Dans ses premières années d’existence, la principale préoccupation du club était d’évoluer sur un terrain praticable. Par ailleurs, les finances du club étaient modestes et les maigres premiers deniers servaient avant tout à financer les déplacements et à acheter des ballons. Il n’était donc pas encore envisagé d’offrir un équipement commun à tous les joueurs. La Première Guerre mondiale ralentit le développement du club. Mais, dès la fin de la guerre, les économies du club s’améliorèrent et, en 1920, le conseil d’administration décida de doter le club d’un blason et également de commander un nouveau kit. Il était composé d’un maillot bleu avec des parements blancs. Ce choix de couleurs n’est pas documenté mais j’avance personnellement que le fait que ces couleurs soient similaires avec celles des armoiries de la ville, adoptées en 1742, n’est pas le fruit du hasard. Représentant une baleine, dans des vagues blanches, poussant un tonneau sur un fond bleu, ces armes symbolisent les principales activités économiques de la ville au Moyen-Âge : l’exportation de bois et l’exportation de hareng. Pourtant il s’agit bien d’une baleine sur les armoiries et non d’un hareng. Molde n’a jamais été un port de pêche à la baleine. Mais, selon la superstition médiévale, la baleine avait été envoyée par Dieu pour chasser le poisson vers les terres à certains moments de l’année. Ainsi, les harengs, qui ont souvent sauvés la ville de la famine et qui ont permis sa richesse, ont été poussés dans les fjords par la baleine.

#865 – Tecos FC : Estudiantes

Les étudiants. Dans la ville de Guadalajara, au début des années 1970, deux clubs importants existaient , CD Guadalajara (Chivas) et Club Atlas, qui dominaient le football local mais également constituaient deux grandes institutions du football mexicain. Pourtant, au milieu de l’année 1971, un groupe de 20 étudiants de l’Université Autonome de Guadalajara (UAG), emmené par Antonio Leaño Reyes, président de la fédération des étudiants de Jalisco (nom de l’Etat où se situe Guadalajara) proposèrent que l’équipe amateur de l’UAG deviennent une association professionnelle. Ce mouvement fut favorisé tout d’abord par le déménagement en 1970 de l’UAG dans ses nouveaux locaux, la Ciudad Universitaria, situés dans la municipalité de Zapopan. Ce lieu réunissait les écoles et facultés qui étaient jusqu’à alors dispatchés dans différents bâtiments de la ville. En plus des nouveaux bâtiments, salles de classe et laboratoires, des infrastructures sportives importantes furent édifiées (terrains de football, de baseball, gymnases polyvalents, terrains de tennis, piscine olympique …), encourageant l’esprit sportif au sein de la communauté étudiante. Ensuite, en 1970, l’autre université de la ville, l’Université de Guadalajara, permit la création d’un club de football professionnel en son sein, CD Leones Negros. Ce qui devait susciter une certaine amertume à l’UAG.

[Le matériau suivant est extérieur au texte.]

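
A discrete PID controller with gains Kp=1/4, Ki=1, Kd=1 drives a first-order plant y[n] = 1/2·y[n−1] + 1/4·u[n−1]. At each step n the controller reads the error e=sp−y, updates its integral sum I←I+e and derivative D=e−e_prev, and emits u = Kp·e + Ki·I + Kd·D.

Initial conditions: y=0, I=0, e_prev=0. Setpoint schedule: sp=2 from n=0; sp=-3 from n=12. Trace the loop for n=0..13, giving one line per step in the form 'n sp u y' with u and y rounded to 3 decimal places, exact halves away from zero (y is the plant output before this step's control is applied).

(exact arithmetic carried between steps; '≈' marks a value shown rounded to 6 d.p. or computed from one; I and e_prev carry over from the previous line; the table rounds u and y to 3 d.p., halves away from zero)
n=0: y=0, sp=2, e=sp−y=2; I=2, D=e−e_prev=2; u=1/4·2+1·2+1·2=4.5; next y=1/2·0+1/4·4.5=1.125
n=1: y=1.125, sp=2, e=sp−y=0.875; I=2.875, D=e−e_prev=-1.125; u=1/4·0.875+1·2.875+1·(-1.125)=1.96875; next y=1/2·1.125+1/4·1.96875≈1.054688
n=2: y≈1.054688, sp=2, e=sp−y≈0.945313; I≈3.820313, D=e−e_prev≈0.070313; u=1/4·0.945313+1·3.820313+1·0.070313≈4.126953; next y=1/2·1.054688+1/4·4.126953≈1.559082
n=3: y≈1.559082, sp=2, e=sp−y≈0.440918; I≈4.261230, D=e−e_prev≈-0.504395; u=1/4·0.440918+1·4.261230+1·(-0.504395)≈3.867065; next y=1/2·1.559082+1/4·3.867065≈1.746307
n=4: y≈1.746307, sp=2, e=sp−y≈0.253693; I≈4.514923, D=e−e_prev≈-0.187225; u=1/4·0.253693+1·4.514923+1·(-0.187225)≈4.391121; next y=1/2·1.746307+1/4·4.391121≈1.970934
n=5: y≈1.970934, sp=2, e=sp−y≈0.029066; I≈4.543989, D=e−e_prev≈-0.224627; u=1/4·0.029066+1·4.543989+1·(-0.224627)≈4.326629; next y=1/2·1.970934+1/4·4.326629≈2.067124
n=6: y≈2.067124, sp=2, e=sp−y≈-0.067124; I≈4.476865, D=e−e_prev≈-0.096190; u=1/4·(-0.067124)+1·4.476865+1·(-0.096190)≈4.363894; next y=1/2·2.067124+1/4·4.363894≈2.124536
n=7: y≈2.124536, sp=2, e=sp−y≈-0.124536; I≈4.352329, D=e−e_prev≈-0.057411; u=1/4·(-0.124536)+1·4.352329+1·(-0.057411)≈4.263784; next y=1/2·2.124536+1/4·4.263784≈2.128214
n=8: y≈2.128214, sp=2, e=sp−y≈-0.128214; I≈4.224116, D=e−e_prev≈-0.003678; u=1/4·(-0.128214)+1·4.224116+1·(-0.003678)≈4.188384; next y=1/2·2.128214+1/4·4.188384≈2.111203
n=9: y≈2.111203, sp=2, e=sp−y≈-0.111203; I≈4.112913, D=e−e_prev≈0.017011; u=1/4·(-0.111203)+1·4.112913+1·0.017011≈4.102123; next y=1/2·2.111203+1/4·4.102123≈2.081132
n=10: y≈2.081132, sp=2, e=sp−y≈-0.081132; I≈4.031781, D=e−e_prev≈0.030071; u=1/4·(-0.081132)+1·4.031781+1·0.030071≈4.041568; next y=1/2·2.081132+1/4·4.041568≈2.050958
n=11: y≈2.050958, sp=2, e=sp−y≈-0.050958; I≈3.980822, D=e−e_prev≈0.030174; u=1/4·(-0.050958)+1·3.980822+1·0.030174≈3.998257; next y=1/2·2.050958+1/4·3.998257≈2.025043
n=12: y≈2.025043, sp=-3, e=sp−y≈-5.025043; I≈-1.044221, D=e−e_prev≈-4.974085; u=1/4·(-5.025043)+1·(-1.044221)+1·(-4.974085)≈-7.274567; next y=1/2·2.025043+1/4·(-7.274567)≈-0.806120
n=13: y≈-0.806120, sp=-3, e=sp−y≈-2.193880; I≈-3.238101, D=e−e_prev≈2.831163; u=1/4·(-2.193880)+1·(-3.238101)+1·2.831163≈-0.955407; next y=1/2·(-0.806120)+1/4·(-0.955407)≈-0.641912

0 2 4.500 0.000
1 2 1.969 1.125
2 2 4.127 1.055
3 2 3.867 1.559
4 2 4.391 1.746
5 2 4.327 1.971
6 2 4.364 2.067
7 2 4.264 2.125
8 2 4.188 2.128
9 2 4.102 2.111
10 2 4.042 2.081
11 2 3.998 2.051
12 -3 -7.275 2.025
13 -3 -0.955 -0.806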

Soutenu par les autorités universitaires, le rêve prit corps lors de la saison 1971-1972 où l’équipe Tecos fit ses débuts en troisième division. La toute nouvelle équipe était composée d’étudiants en commerce, ingénierie, droit et médecine, qui combinaient leurs études avec des entraînements et des matchs officiels le week-end. Les efforts et sacrifices ne furent pas vains et l’ascension fulgurante. En 1973, sous la direction de Guillermo Sepúlveda, les Tecos furent sacrés champions de la 3ème Division. En 1975, avec Everardo Villaseñor à la barre, l’équipe remporta le titre de 2ème Division, validant leur ascension au sein de l’élite mexicaine.